The study found that almost half of the providers in health facilities and drug outlets had spent a year or less in their job position, pointing to a high staff turnover rate. There is a possibility that staff trained during the roll-out of the MFT pilot had moved on from their positions. The findings stress an urgent need to conduct regular on-job training for all providers and support through job aids and helplines. Furthermore, including current malaria in pregnancy case management guidelines in the health worker pre-service training curricula would be beneficial. Poor knowledge of anti-malarial drugs by drug outlet providers, with some reporting use of sulfadoxine-pyrimethamine for treatment of malaria, reflects an overall lack of awareness of malaria treatment, particularly in the first trimester. With more than 40% of antimalarials reported to be distributed by unregistered pharmacies in Kenya, adequate training in malaria case management for drug outlet providers is imperative [43]. While most providers in the study held relevant clinical degrees, some had only primary or secondary education. This is of significant concern, as these personnel prescribed drugs to pregnant patients. Frequent supervision of health facilities, in addition to in-service malaria training, and provision of guidelines and job aids, has been shown to significantly improve the quality of malaria treatment practices [44]. The combination of in-service training and supervision has been reported to be more effective in improving healthcare provider practice than using either strategy alone [33]. The need for regular and strict supervision of healthcare providers has been previously called for in Kenya [44]. The study findings suggest that supervision should place greater emphasis on drug outlets where there are more unqualified providers.

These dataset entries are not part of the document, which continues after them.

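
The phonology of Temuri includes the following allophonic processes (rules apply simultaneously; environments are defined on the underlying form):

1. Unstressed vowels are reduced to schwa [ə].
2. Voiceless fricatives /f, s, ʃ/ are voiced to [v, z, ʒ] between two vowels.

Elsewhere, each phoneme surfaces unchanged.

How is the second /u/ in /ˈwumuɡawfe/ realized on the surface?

/u/ meets the environment for rule 1 (in an unstressed syllable) → [ə].

[ə]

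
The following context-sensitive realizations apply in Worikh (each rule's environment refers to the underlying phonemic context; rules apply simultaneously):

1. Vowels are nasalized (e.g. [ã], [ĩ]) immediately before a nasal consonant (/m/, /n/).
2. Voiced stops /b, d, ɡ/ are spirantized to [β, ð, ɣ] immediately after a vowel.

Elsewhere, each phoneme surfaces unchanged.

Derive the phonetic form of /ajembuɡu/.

[ajẽmbuɣu]

/a/ (word-initial) fails the environment for rule 1, so it stays [a].
/j/ — not in any rule's target class → [j].
/e/ — between /j/ and /m/, before a nasal consonant — surfaces as [ẽ] (rule 1).
/m/ — not in any rule's target class → [m].
/b/ (between /m/ and /u/): rule 2 targets it, but not immediately after a vowel → unchanged [b].
/u/ (between /b/ and /ɡ/) is in the target of rule 1 but the environment (before a nasal consonant) is not met → [u].
/ɡ/ meets the environment for rule 2 (immediately after a vowel) → [ɣ].
/u/ (word-final) fails the environment for rule 1, so it stays [u].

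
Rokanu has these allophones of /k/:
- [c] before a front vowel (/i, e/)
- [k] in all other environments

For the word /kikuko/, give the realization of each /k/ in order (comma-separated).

[c], [k], [k]

Occurrence 1 (position 1): before a front vowel → [c].
Occurrence 2 (position 3): no conditioning environment matches → elsewhere allophone [k].
Occurrence 3 (position 5): no conditioning environment matches → elsewhere allophone [k].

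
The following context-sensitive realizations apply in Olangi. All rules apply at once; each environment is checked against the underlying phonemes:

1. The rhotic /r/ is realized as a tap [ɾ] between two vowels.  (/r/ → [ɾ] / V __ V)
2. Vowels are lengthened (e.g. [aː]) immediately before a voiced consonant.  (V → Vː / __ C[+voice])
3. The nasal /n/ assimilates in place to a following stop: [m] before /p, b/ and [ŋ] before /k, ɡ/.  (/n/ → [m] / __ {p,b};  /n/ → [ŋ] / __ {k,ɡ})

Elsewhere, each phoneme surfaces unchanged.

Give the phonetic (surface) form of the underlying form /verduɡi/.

/v/ (word-initial): no rule targets it → [v].
/e/ — between /v/ and /r/, before a voiced consonant — surfaces as [eː] (rule 2).
/r/ (between /e/ and /d/) fails the environment for rule 1, so it stays [r].
/d/ (between /r/ and /u/): no rule targets it → [d].
/u/ meets the environment for rule 2 (before a voiced consonant) → [uː].
/ɡ/ (between /u/ and /i/): no rule targets it → [ɡ].
/i/ (word-final) is in the target of rule 2 but the environment (before a voiced consonant) is not met → [i].

[veːrduːɡi]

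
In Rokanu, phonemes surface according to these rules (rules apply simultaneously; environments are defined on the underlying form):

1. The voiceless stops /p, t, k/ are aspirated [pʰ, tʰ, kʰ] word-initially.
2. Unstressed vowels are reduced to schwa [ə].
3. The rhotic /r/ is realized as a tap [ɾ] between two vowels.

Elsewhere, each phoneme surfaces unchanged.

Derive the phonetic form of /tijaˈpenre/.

[tʰəjəˈpenrə]

/t/ (word-initial): word-initially, so rule 1 applies → [tʰ].
Rule 2 applies to /i/ (between /t/ and /j/: in an unstressed syllable) → [ə].
/j/ — not in any rule's target class → [j].
/a/ — between /j/ and /p/, in an unstressed syllable — surfaces as [ə] (rule 2).
/p/ — between /a/ and /e/; rule 1 does not apply here → [p].
/e/ — between /p/ and /n/; rule 2 does not apply here → [e].
/n/ — not in any rule's target class → [n].
/r/ (between /n/ and /e/): rule 3 targets it, but not between two vowels → unchanged [r].
/e/ (word-final): in an unstressed syllable, so rule 2 applies → [ə].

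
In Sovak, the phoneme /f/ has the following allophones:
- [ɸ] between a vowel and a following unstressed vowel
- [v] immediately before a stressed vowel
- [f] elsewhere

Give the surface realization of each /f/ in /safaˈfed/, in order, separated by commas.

Occurrence 1 (position 3): between a vowel and a following unstressed vowel → [ɸ].
Occurrence 2 (position 5): immediately before a stressed vowel → [v].

[ɸ], [v]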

Strengths of this study are the inclusion of public, private, and faith-based health facilities and drug outlet providers and the fact that this was part of a mixed-methods study where qualitative findings were used to explain some of the results. Limitations are that healthcare provider knowledge on malaria management in pregnancy was self-reported and pregnant women were not interviewed, so provider practice was not verified nor triangulated with women’s perspectives. In addition, facilities with more than three months of anti-malarial drug stockouts were excluded; thus, the results are likely to have underestimated the extent of the lack of knowledge among healthcare providers in the study area.

Conclusion

Overall, healthcare providers working in health facilities had better knowledge of case management of malaria in pregnancy than those working in drug outlets. Knowledge of anti-malarial drug dosages among providers in the MFT pilot was no better than those from non-MFT facilities. Alongside the roll-out of the MFT pilot, the National Malaria Control Programme needs to prioritize robust training programmes, supervision, and regulation of drug outlets and health facilities while increasing awareness of the safety of anti-malarials in pregnancy, particularly given the recent change in recommendation for artemether-lumefantrine use in the first trimester.